What the chart above in plain English is that:
It’s true that it’s true
It’s true that it’s false
It’s false that it’s true
It’s false that it’s false.
The two that equal each other as being true are it’s true that it’s true and it’s false that it’s false.
In debates, ambiguity occurs with the middle two of the truth table: it’s true that it’s false and it’s false that it’s true both solve as “false”, and also as a paradox, to make debate subjects unnecessarily confusing.
It helps to point out which of the four truth tables is being utilized to clarify where parties are at with respect to presenting their subjects of debate.
To have a grid that’s more than true : false and the two gridded truth tables becomes redundant. It’s only important to this regard to discuss what is commonly known as the truth table which allows for double negatives and more.
The latter all mean: not necessarily true and/or false.
This solves as a contradiction to the reason for stating it in the first place, unless it has a qualifier as to WHY!!, which puts it back on the truth table.
Empirical truth is on a spectrum so it cannot be limited to just four variables
Those four varaiables may be false anyway where such truth is concerned because of the problem of induction
For example something may be regarded as true because of evidence but subsequent evidence may falsify this
Only where proof is concerned with regard to logic can one deal in absolutes
So for example the statement one and one is two is absolutely true because it can never be falsified
Because mathematics is a branch of logic and logic uses proof to determine the truth of propositions
That’s not true. The truth value of a representation can be binary classified and that’s usually enough. But not always, of course. Sometimes, you want to know the degree of falsity i.e. how false a belief is. If you’re 6’3’’ and I think you’re 6’4’’ then I am wrong but not as wrong as I would’ve been if I thought you’re 5’8’'. And if it was necessary to know how wrong I am, then simply saying I am wrong, although true, wouldn’t have been enough.
You can look at it another way.
The statement “1 + 1 = 2” is a statement about language. What it means is “Everything that can be represented by expression 1 + 1 can also be represented by number 2.” This is either true or false and it depends on the rules of the language of our interest. Since the rules of any language can be observed, e.g. in the way it is being used in practice, the statement is not so different from the so-called empirical statements. Even if it’s a language you invented just a few moments ago, you must recall the rules you’ve invented; the choice is certainly not an arbitrary one. In other words, the statement can be falsified.
Every statement that has truth value (which is to say, every statement that is a representation of some portion of reality) is testable and therefore falsifiable (since tests either verify or falsify a claim.)
Ec, baby. That’s not how you read those truth tables. That’s the chart for two terms to which a logical operator will be applied. You use this chart to account for all truth value (T or F) combinations of p and q and then you add a column for the expression that you are using these two terms in, to find out what happens in each case. It’s got nothing to do with a “double negative” per se.
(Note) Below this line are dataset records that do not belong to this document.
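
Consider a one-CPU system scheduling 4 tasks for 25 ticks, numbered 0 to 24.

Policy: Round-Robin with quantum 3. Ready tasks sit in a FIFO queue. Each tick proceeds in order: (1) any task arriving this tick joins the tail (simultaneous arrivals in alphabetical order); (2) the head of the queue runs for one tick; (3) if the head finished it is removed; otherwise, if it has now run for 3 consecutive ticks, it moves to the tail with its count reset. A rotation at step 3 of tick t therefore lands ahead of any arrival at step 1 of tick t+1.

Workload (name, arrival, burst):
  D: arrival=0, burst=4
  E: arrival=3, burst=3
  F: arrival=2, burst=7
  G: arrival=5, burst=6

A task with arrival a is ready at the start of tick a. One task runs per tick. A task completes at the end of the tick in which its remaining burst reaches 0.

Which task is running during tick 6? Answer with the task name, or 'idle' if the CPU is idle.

running at tick 6 = D

t=0: queue=[D] q_used=0 → run D
t=1: queue=[D] q_used=1 → run D
t=2: queue=[D,F] q_used=2 → run D
t=3: queue=[F,D,E] q_used=0 → run F
t=4: queue=[F,D,E] q_used=1 → run F
t=5: queue=[F,D,E,G] q_used=2 → run F
t=6: queue=[D,E,G,F] q_used=0 → run D
t=7: queue=[E,G,F] q_used=0 → run E
t=8: queue=[E,G,F] q_used=1 → run E
t=9: queue=[E,G,F] q_used=2 → run E
t=10: queue=[G,F] q_used=0 → run G
t=11: queue=[G,F] q_used=1 → run G
t=12: queue=[G,F] q_used=2 → run G
t=13: queue=[F,G] q_used=0 → run F
t=14: queue=[F,G] q_used=1 → run F
t=15: queue=[F,G] q_used=2 → run F
t=16: queue=[G,F] q_used=0 → run G
t=17: queue=[G,F] q_used=1 → run G
t=18: queue=[G,F] q_used=2 → run G
t=19: queue=[F] q_used=0 → run F
t=20: (idle)
t=21: (idle)
t=22: (idle)
t=23: (idle)
t=24: (idle)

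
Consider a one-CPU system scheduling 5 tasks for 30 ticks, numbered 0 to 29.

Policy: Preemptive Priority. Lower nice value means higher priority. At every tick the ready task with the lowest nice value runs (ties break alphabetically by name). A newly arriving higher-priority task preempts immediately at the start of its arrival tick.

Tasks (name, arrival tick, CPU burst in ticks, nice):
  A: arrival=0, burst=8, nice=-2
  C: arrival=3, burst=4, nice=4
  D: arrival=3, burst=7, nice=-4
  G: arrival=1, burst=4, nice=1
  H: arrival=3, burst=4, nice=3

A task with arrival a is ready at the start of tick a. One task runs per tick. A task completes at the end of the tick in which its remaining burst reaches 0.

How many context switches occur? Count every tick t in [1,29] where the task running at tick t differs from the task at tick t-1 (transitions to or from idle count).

context switches = 6

t=0: ready={A} → run A
t=1: ready={A,G} → run A
t=2: ready={A,G} → run A
t=3: ready={A,C,D,G,H} → run D
t=4: ready={A,C,D,G,H} → run D
t=5: ready={A,C,D,G,H} → run D
t=6: ready={A,C,D,G,H} → run D
t=7: ready={A,C,D,G,H} → run D
t=8: ready={A,C,D,G,H} → run D
t=9: ready={A,C,D,G,H} → run D
t=10: ready={A,C,G,H} → run A
t=11: ready={A,C,G,H} → run A
t=12: ready={A,C,G,H} → run A
t=13: ready={A,C,G,H} → run A
t=14: ready={A,C,G,H} → run A
t=15: ready={C,G,H} → run G
t=16: ready={C,G,H} → run G
t=17: ready={C,G,H} → run G
t=18: ready={C,G,H} → run G
t=19: ready={C,H} → run H
t=20: ready={C,H} → run H
t=21: ready={C,H} → run H
t=22: ready={C,H} → run H
t=23: ready={C} → run C
t=24: ready={C} → run C
t=25: ready={C} → run C
t=26: ready={C} → run C
t=27: (idle)
t=28: (idle)
t=29: (idle)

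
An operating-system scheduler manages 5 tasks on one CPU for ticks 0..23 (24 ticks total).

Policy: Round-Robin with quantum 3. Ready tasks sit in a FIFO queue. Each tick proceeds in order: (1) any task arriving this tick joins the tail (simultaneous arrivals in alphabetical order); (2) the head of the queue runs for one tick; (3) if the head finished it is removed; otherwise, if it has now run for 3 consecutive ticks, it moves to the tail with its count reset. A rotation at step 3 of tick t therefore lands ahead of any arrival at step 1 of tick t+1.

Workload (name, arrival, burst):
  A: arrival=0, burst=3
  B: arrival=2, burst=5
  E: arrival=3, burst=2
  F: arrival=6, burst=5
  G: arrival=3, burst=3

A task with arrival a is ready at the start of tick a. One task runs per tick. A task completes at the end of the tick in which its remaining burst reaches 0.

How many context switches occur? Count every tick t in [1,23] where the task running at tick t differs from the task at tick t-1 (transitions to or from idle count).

context switches = 6

t=0: queue=[A] q_used=0 → run A
t=1: queue=[A] q_used=1 → run A
t=2: queue=[A,B] q_used=2 → run A
t=3: queue=[B,E,G] q_used=0 → run B
t=4: queue=[B,E,G] q_used=1 → run B
t=5: queue=[B,E,G] q_used=2 → run B
t=6: queue=[E,G,B,F] q_used=0 → run E
t=7: queue=[E,G,B,F] q_used=1 → run E
t=8: queue=[G,B,F] q_used=0 → run G
t=9: queue=[G,B,F] q_used=1 → run G
t=10: queue=[G,B,F] q_used=2 → run G
t=11: queue=[B,F] q_used=0 → run B
t=12: queue=[B,F] q_used=1 → run B
t=13: queue=[F] q_used=0 → run F
t=14: queue=[F] q_used=1 → run F
t=15: queue=[F] q_used=2 → run F
t=16: queue=[F] q_used=0 → run F
t=17: queue=[F] q_used=1 → run F
t=18: (idle)
t=19: (idle)
t=20: (idle)
t=21: (idle)
t=22: (idle)
t=23: (idle)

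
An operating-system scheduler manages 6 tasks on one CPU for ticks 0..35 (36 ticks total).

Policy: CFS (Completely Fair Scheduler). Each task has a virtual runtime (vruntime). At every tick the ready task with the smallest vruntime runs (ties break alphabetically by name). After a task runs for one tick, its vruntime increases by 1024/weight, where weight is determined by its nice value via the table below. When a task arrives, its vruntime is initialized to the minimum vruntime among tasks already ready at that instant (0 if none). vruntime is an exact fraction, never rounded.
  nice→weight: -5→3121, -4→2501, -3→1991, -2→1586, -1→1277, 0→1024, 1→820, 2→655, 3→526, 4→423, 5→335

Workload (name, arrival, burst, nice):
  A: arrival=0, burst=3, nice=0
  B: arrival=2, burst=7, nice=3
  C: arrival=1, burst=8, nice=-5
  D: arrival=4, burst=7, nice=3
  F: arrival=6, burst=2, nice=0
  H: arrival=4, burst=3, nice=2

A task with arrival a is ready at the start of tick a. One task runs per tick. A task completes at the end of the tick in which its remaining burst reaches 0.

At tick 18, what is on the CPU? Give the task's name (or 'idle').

t=0: vr[A=0] → run A
t=1: vr[A=1 C=1] → run A
t=2: vr[A=2 B=1 C=1] → run B
t=3: vr[A=2 B=775/263 C=1] → run C
t=4: vr[A=2 B=775/263 C=4145/3121 D=4145/3121 H=4145/3121] → run C
t=5: vr[A=2 B=775/263 C=5169/3121 D=4145/3121 H=4145/3121] → run D
t=6: vr[A=2 B=775/263 C=5169/3121 D=2688087/820823 F=4145/3121 H=4145/3121] → run F
t=7: vr[A=2 B=775/263 C=5169/3121 D=2688087/820823 F=7266/3121 H=4145/3121] → run H
t=8: vr[A=2 B=775/263 C=5169/3121 D=2688087/820823 F=7266/3121 H=5910879/2044255] → run C
t=9: vr[A=2 B=775/263 C=6193/3121 D=2688087/820823 F=7266/3121 H=5910879/2044255] → run C
t=10: vr[A=2 B=775/263 C=7217/3121 D=2688087/820823 F=7266/3121 H=5910879/2044255] → run A
t=11: vr[B=775/263 C=7217/3121 D=2688087/820823 F=7266/3121 H=5910879/2044255] → run C
t=12: vr[B=775/263 C=8241/3121 D=2688087/820823 F=7266/3121 H=5910879/2044255] → run F
t=13: vr[B=775/263 C=8241/3121 D=2688087/820823 H=5910879/2044255] → run C
t=14: vr[B=775/263 C=9265/3121 D=2688087/820823 H=5910879/2044255] → run H
t=15: vr[B=775/263 C=9265/3121 D=2688087/820823 H=9106783/2044255] → run B
t=16: vr[B=1287/263 C=9265/3121 D=2688087/820823 H=9106783/2044255] → run C
t=17: vr[B=1287/263 C=10289/3121 D=2688087/820823 H=9106783/2044255] → run D
t=18: vr[B=1287/263 C=10289/3121 D=4286039/820823 H=9106783/2044255] → run C
t=19: vr[B=1287/263 D=4286039/820823 H=9106783/2044255] → run H
t=20: vr[B=1287/263 D=4286039/820823] → run B
t=21: vr[B=1799/263 D=4286039/820823] → run D
t=22: vr[B=1799/263 D=5883991/820823] → run B
t=23: vr[B=2311/263 D=5883991/820823] → run D
t=24: vr[B=2311/263 D=7481943/820823] → run B
t=25: vr[B=2823/263 D=7481943/820823] → run D
t=26: vr[B=2823/263 D=9079895/820823] → run B
t=27: vr[B=3335/263 D=9079895/820823] → run D
t=28: vr[B=3335/263 D=10677847/820823] → run B
t=29: vr[D=10677847/820823] → run D
t=30: (idle)
t=31: (idle)
t=32: (idle)
t=33: (idle)
t=34: (idle)
t=35: (idle)

running at tick 18 = C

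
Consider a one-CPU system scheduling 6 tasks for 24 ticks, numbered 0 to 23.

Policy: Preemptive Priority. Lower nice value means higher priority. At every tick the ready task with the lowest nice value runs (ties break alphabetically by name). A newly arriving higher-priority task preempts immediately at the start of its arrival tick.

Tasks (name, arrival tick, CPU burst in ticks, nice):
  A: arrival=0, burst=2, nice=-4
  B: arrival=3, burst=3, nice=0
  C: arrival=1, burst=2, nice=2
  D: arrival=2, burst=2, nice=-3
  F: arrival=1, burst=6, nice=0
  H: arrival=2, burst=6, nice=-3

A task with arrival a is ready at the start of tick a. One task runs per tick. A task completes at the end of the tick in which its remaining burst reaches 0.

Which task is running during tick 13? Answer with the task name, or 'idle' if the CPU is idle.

running at tick 13 = F

t=0: ready={A} → run A
t=1: ready={A,C,F} → run A
t=2: ready={C,D,F,H} → run D
t=3: ready={B,C,D,F,H} → run D
t=4: ready={B,C,F,H} → run H
t=5: ready={B,C,F,H} → run H
t=6: ready={B,C,F,H} → run H
t=7: ready={B,C,F,H} → run H
t=8: ready={B,C,F,H} → run H
t=9: ready={B,C,F,H} → run H
t=10: ready={B,C,F} → run B
t=11: ready={B,C,F} → run B
t=12: ready={B,C,F} → run B
t=13: ready={C,F} → run F
t=14: ready={C,F} → run F
t=15: ready={C,F} → run F
t=16: ready={C,F} → run F
t=17: ready={C,F} → run F
t=18: ready={C,F} → run F
t=19: ready={C} → run C
t=20: ready={C} → run C
t=21: (idle)
t=22: (idle)
t=23: (idle)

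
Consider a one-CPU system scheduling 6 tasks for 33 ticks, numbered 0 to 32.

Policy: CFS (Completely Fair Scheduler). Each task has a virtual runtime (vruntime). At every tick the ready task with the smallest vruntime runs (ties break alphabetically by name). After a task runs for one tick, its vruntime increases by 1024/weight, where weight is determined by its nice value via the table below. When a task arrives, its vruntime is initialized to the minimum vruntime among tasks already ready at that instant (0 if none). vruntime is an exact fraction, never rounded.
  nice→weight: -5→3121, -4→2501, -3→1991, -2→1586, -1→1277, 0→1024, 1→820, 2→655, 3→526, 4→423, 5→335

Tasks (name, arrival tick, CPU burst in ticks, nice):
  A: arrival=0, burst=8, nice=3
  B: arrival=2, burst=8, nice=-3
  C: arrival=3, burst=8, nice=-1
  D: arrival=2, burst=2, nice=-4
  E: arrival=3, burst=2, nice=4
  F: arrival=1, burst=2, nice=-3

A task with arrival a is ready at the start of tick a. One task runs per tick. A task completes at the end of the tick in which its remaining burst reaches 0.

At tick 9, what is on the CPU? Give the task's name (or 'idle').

running at tick 9 = F

t=0: vr[A=0] → run A
t=1: vr[A=512/263 F=512/263] → run A
t=2: vr[A=1024/263 B=512/263 D=512/263 F=512/263] → run B
t=3: vr[A=1024/263 B=1288704/523633 C=512/263 D=512/263 E=512/263 F=512/263] → run C
t=4: vr[A=1024/263 B=1288704/523633 C=923136/335851 D=512/263 E=512/263 F=512/263] → run D
t=5: vr[A=1024/263 B=1288704/523633 C=923136/335851 D=1549824/657763 E=512/263 F=512/263] → run E
t=6: vr[A=1024/263 B=1288704/523633 C=923136/335851 D=1549824/657763 E=485888/111249 F=512/263] → run F
t=7: vr[A=1024/263 B=1288704/523633 C=923136/335851 D=1549824/657763 E=485888/111249 F=1288704/523633] → run D
t=8: vr[A=1024/263 B=1288704/523633 C=923136/335851 E=485888/111249 F=1288704/523633] → run B
t=9: vr[A=1024/263 B=1558016/523633 C=923136/335851 E=485888/111249 F=1288704/523633] → run F
t=10: vr[A=1024/263 B=1558016/523633 C=923136/335851 E=485888/111249] → run C
t=11: vr[A=1024/263 B=1558016/523633 C=1192448/335851 E=485888/111249] → run B
t=12: vr[A=1024/263 B=1827328/523633 C=1192448/335851 E=485888/111249] → run B
t=13: vr[A=1024/263 B=2096640/523633 C=1192448/335851 E=485888/111249] → run C
t=14: vr[A=1024/263 B=2096640/523633 C=1461760/335851 E=485888/111249] → run A
t=15: vr[A=1536/263 B=2096640/523633 C=1461760/335851 E=485888/111249] → run B
t=16: vr[A=1536/263 B=2365952/523633 C=1461760/335851 E=485888/111249] → run C
t=17: vr[A=1536/263 B=2365952/523633 C=1731072/335851 E=485888/111249] → run E
t=18: vr[A=1536/263 B=2365952/523633 C=1731072/335851] → run B
t=19: vr[A=1536/263 B=2635264/523633 C=1731072/335851] → run B
t=20: vr[A=1536/263 B=2904576/523633 C=1731072/335851] → run C
t=21: vr[A=1536/263 B=2904576/523633 C=2000384/335851] → run B
t=22: vr[A=1536/263 C=2000384/335851] → run A
t=23: vr[A=2048/263 C=2000384/335851] → run C
t=24: vr[A=2048/263 C=2269696/335851] → run C
t=25: vr[A=2048/263 C=2539008/335851] → run C
t=26: vr[A=2048/263] → run A
t=27: vr[A=2560/263] → run A
t=28: vr[A=3072/263] → run A
t=29: vr[A=3584/263] → run A
t=30: (idle)
t=31: (idle)
t=32: (idle)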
You can make a truth table with double negative truth values, but I have no idea why you’d want to that.
Your “plain english” translations are probably worth copywrighting, as they are yours alone, so far as I know.
That makes no sense. Truth tables really exist, they are used to deconstruct paradoxes.
It makes no sense to say “true or true” “false or false”
But that’s exactly what a truth table is!! T/t, t/f, f/t, f/f. The whole point of a truth table would be meaningless if they all just used the “or” operator
Lots of natural language problems use double negatives. It’s true that it’s true solves as identity.
I looked it up. You are correct by the books. I’m going to use my ideosyncratic representation of truth tables for my own purposes.
To me, the regress (which can’t go any further than 2 variables without being redundant) is very useful. Regress is very useful in argument. You can’t get regress with t or f.